This is the first time I’ve ever begun a book review with an apology. However, I feel I must. This book is about project management, and I’ve really never been a fan of this subject matter. In fact, when asked to write this particular review, I came very close to declining the request.
Not only do I have little interest in this area, but I didn’t feel my readers would gain a great deal either. However, I was dead wrong on this one, and I seldom admit to that.
I’ve worked in and around projects, project managers and teams throughout my career and, to be quite honest, usually felt overwhelmed with what I considered to be a challenge. For instance, how do you feel when you hear some of the following terms: Charter, stakeholders, SWOTS, risk assessments, spreadsheets, Mitigation plans, tracking software, Dashboards. Gantt charts, and RAG indicators? I don’t know about you, but hearing all of this terminology makes me want to turn tail and run.
So why am I sharing my recent discovery of The Project Whisperer? Well, there are several good reasons.
- I’ve often shared my strong belief in the importance of a book’s title to its overall success. I must admit that I was captivated by this title for obvious reasons. The term “Whisperer” may bring to mind books, TV programs or movies such as The Ghost Whisperer, The Horse Whisperer or The Dog Whisperer … each of which focused on natural practitioners who possessed and shared their unique insight on their chosen field of interest. I believe this can be said of author Pam Stanton. This Yale graduate has traveled the world and invested 25 years working for some very impressive organizations such as Johnson & Johnson, Prudential Insurance and the United Way to name just a few. She shares that experience in a very humorous but educational approach to the subject of project management.
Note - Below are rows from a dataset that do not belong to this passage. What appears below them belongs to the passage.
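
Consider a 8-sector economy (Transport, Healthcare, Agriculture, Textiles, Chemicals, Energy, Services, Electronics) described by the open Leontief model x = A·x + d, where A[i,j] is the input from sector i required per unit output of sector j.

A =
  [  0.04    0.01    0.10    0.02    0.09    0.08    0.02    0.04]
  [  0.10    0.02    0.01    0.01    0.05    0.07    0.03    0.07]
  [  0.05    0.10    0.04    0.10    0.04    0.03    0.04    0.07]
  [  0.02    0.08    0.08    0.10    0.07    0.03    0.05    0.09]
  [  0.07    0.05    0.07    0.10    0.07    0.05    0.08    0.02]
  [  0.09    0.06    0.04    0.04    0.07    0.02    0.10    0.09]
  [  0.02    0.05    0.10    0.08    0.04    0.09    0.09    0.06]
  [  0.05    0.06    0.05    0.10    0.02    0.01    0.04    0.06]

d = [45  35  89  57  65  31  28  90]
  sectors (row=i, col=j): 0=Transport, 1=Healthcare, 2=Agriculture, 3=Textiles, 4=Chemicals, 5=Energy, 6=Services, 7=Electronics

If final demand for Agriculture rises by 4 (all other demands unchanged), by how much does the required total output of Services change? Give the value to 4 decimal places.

0.6403

Form M = I − A:
  [  0.96   -0.01   -0.10   -0.02   -0.09   -0.08   -0.02   -0.04]
  [ -0.10    0.98   -0.01   -0.01   -0.05   -0.07   -0.03   -0.07]
  [ -0.05   -0.10    0.96   -0.10   -0.04   -0.03   -0.04   -0.07]
  [ -0.02   -0.08   -0.08    0.90   -0.07   -0.03   -0.05   -0.09]
  [ -0.07   -0.05   -0.07   -0.10    0.93   -0.05   -0.08   -0.02]
  [ -0.09   -0.06   -0.04   -0.04   -0.07    0.98   -0.10   -0.09]
  [ -0.02   -0.05   -0.10   -0.08   -0.04   -0.09    0.91   -0.06]
  [ -0.05   -0.06   -0.05   -0.10   -0.02   -0.01   -0.04    0.94]
Leontief inverse L = M⁻¹:
  [  1.0825    0.0542    0.1451    0.0757    0.1327    0.1125    0.0639    0.0858]
  [  0.1365    1.0523    0.0529    0.0530    0.0889    0.1013    0.0667    0.1090]
  [  0.0966    0.1461    1.0912    0.1593    0.0878    0.0701    0.0846    0.1255]
  [  0.0713    0.1355    0.1369    1.1720    0.1214    0.0727    0.1018    0.1516]
  [  0.1193    0.1036    0.1319    0.1687    1.1256    0.0969    0.1342    0.0806]
  [  0.1385    0.1086    0.1011    0.1062    0.1216    1.0674    0.1513    0.1461]
  [  0.0728    0.1089    0.1601    0.1530    0.0935    0.1348    1.1481    0.1260]
  [  0.0861    0.1002    0.0944    0.1518    0.0595    0.0431    0.0763    1.1068]
Total output x = L · d:
  x_0 = 1.0825·45 + 0.0542·35 + 0.1451·89 + 0.0757·57 + 0.1327·65 + 0.1125·31 + 0.0639·28 + 0.0858·90 = 89.4693
  x_1 = 0.1365·45 + 1.0523·35 + 0.0529·89 + 0.0530·57 + 0.0889·65 + 0.1013·31 + 0.0667·28 + 0.1090·90 = 71.3106
  x_2 = 0.0966·45 + 0.1461·35 + 1.0912·89 + 0.1593·57 + 0.0878·65 + 0.0701·31 + 0.0846·28 + 0.1255·90 = 137.2040
  x_3 = 0.0713·45 + 0.1355·35 + 0.1369·89 + 1.1720·57 + 0.1214·65 + 0.0727·31 + 0.1018·28 + 0.1516·90 = 113.5733
  x_4 = 0.1193·45 + 0.1036·35 + 0.1319·89 + 0.1687·57 + 1.1256·65 + 0.0969·31 + 0.1342·28 + 0.0806·90 = 117.5213
  x_5 = 0.1385·45 + 0.1086·35 + 0.1011·89 + 0.1062·57 + 0.1216·65 + 1.0674·31 + 0.1513·28 + 0.1461·90 = 83.4627
  x_6 = 0.0728·45 + 0.1089·35 + 0.1601·89 + 0.1530·57 + 0.0935·65 + 0.1348·31 + 1.1481·28 + 0.1260·90 = 83.7990
  x_7 = 0.0861·45 + 0.1002·35 + 0.0944·89 + 0.1518·57 + 0.0595·65 + 0.0431·31 + 0.0763·28 + 1.1068·90 = 131.3901
Δx_6 = L[6,2] · Δd_2 = 0.1601 · 4 = 0.6403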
- I must admit that her subtitle (Understanding the Human Part of the Gantt Chart) caught my attention as well. A Gantt Chart, in short, is a type of bar chart that illustrates a project schedule. Her insinuation that there was a human part to a project intrigued me.
- I’ve always felt that chapter titles were a critical element in grabbing the attention and interest of potential readers. Pam excels in this area with chapter titles that beacon you to explore their content. Here are a few which I never would have associated with project management.
- The Assassination of Julius Caesar
- Burgers with a Side of Chaos
- A Little Oatmeal Goes a Long Way
- The Horseshoe and the Party Horn
- Tea for Ten Thousand
I couldn’t wait to see how she bridged these unusual titles to her content, and I certainly wasn’t disappointed. She successfully utilized a terrific sense of human to data and case histories which made project management perfectly understandable.
Throughout this book (88 pages), the author focuses on the revelation that the “magic” to delivering successful business projects lies not in methodology but in PEOPLE! She employs graphics, definitions, case histories, and 48 content-related tips to take the reader on the seven stages of a project teams journey to success.
Whether you realize it or not, project management is critical to the success and growth of organizations in every industry today. Understanding the human dynamics of projects will certainly enlighten you as to the nuts and bolts of what may have, until now, seemed alien to you. Nobody clarifies the process as well as Pam Stanton. Check it out.